Historically, if you want to start a community political battle in the suburbs, building a large apartment or condominium complex in or near a single-family neighborhood will achieve that goal. Many single-family homeowners believe that apartment renters are transient, and don’t have roots in the community, that they increase crime, lower property values, increase taxes to build more schools, and don’t vote or volunteer in ways that make the community better. They forget that almost all of us started in an apartment, because of affordability, when first introduced to the cost of living in the adult world.
And many empty-nesters who can’t afford to move to warmer climates, move to condominiums. Developers, who view the permit system as slow and costly, want to make a profit and there is more money in multi-family housing, and even more if communities relax height restrictions.
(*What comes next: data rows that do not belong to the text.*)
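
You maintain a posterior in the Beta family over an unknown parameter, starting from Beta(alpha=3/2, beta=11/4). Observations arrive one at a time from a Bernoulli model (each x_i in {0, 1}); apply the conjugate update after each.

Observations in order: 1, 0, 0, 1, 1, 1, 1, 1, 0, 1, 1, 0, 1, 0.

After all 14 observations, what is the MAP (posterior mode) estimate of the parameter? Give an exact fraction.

obs 1: x=1 → posterior Beta(5/2, 11/4)
obs 2: x=0 → posterior Beta(5/2, 15/4)
obs 3: x=0 → posterior Beta(5/2, 19/4)
obs 4: x=1 → posterior Beta(7/2, 19/4)
obs 5: x=1 → posterior Beta(9/2, 19/4)
obs 6: x=1 → posterior Beta(11/2, 19/4)
obs 7: x=1 → posterior Beta(13/2, 19/4)
obs 8: x=1 → posterior Beta(15/2, 19/4)
obs 9: x=0 → posterior Beta(15/2, 23/4)
obs 10: x=1 → posterior Beta(17/2, 23/4)
obs 11: x=1 → posterior Beta(19/2, 23/4)
obs 12: x=0 → posterior Beta(19/2, 27/4)
obs 13: x=1 → posterior Beta(21/2, 27/4)
obs 14: x=0 → posterior Beta(21/2, 31/4)

38/65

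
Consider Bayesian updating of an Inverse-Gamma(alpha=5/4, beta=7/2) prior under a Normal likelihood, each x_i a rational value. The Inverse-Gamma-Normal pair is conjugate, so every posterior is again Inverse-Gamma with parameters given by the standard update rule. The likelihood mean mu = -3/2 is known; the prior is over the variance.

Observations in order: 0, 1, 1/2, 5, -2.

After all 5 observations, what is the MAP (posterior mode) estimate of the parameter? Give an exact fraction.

124/19

obs 1: x=0 → posterior Inverse-Gamma(7/4, 37/8)
obs 2: x=1 → posterior Inverse-Gamma(9/4, 31/4)
obs 3: x=1/2 → posterior Inverse-Gamma(11/4, 39/4)
obs 4: x=5 → posterior Inverse-Gamma(13/4, 247/8)
obs 5: x=-2 → posterior Inverse-Gamma(15/4, 31)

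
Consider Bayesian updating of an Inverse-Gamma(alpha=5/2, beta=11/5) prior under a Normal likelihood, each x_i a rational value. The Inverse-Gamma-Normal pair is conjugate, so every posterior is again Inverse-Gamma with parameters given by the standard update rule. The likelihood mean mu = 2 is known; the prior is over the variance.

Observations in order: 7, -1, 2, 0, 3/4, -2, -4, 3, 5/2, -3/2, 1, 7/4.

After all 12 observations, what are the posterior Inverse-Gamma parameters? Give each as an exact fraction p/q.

alpha=17/2, beta=4421/80

obs 1: x=7 → posterior Inverse-Gamma(3, 147/10)
obs 2: x=-1 → posterior Inverse-Gamma(7/2, 96/5)
obs 3: x=2 → posterior Inverse-Gamma(4, 96/5)
obs 4: x=0 → posterior Inverse-Gamma(9/2, 106/5)
obs 5: x=3/4 → posterior Inverse-Gamma(5, 3517/160)
obs 6: x=-2 → posterior Inverse-Gamma(11/2, 4797/160)
obs 7: x=-4 → posterior Inverse-Gamma(6, 7677/160)
obs 8: x=3 → posterior Inverse-Gamma(13/2, 7757/160)
obs 9: x=5/2 → posterior Inverse-Gamma(7, 7777/160)
obs 10: x=-3/2 → posterior Inverse-Gamma(15/2, 8757/160)
obs 11: x=1 → posterior Inverse-Gamma(8, 8837/160)
obs 12: x=7/4 → posterior Inverse-Gamma(17/2, 4421/80)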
Chambers of commerce will want any permit system streamlining to also include retail and commercial building projects, not just housing.
The mayors are pledging “to continue to address homelessness and low-income housing, and work to address the lack of affordability of middle-income housing.” Certainly worthy goals.
Microsoft is willing to bet millions of dollars that this plan will work, though their study is short of details on “how” it will work. As always, the devil is in the detail, and each city can choose its own direction.
This is an election year in all suburban governments, and when the politics of class, and housing, get intertwined with elections, we could be disappointed in how deep the political divide may be. Watch to see what your city will do with the challenge of affordable housing.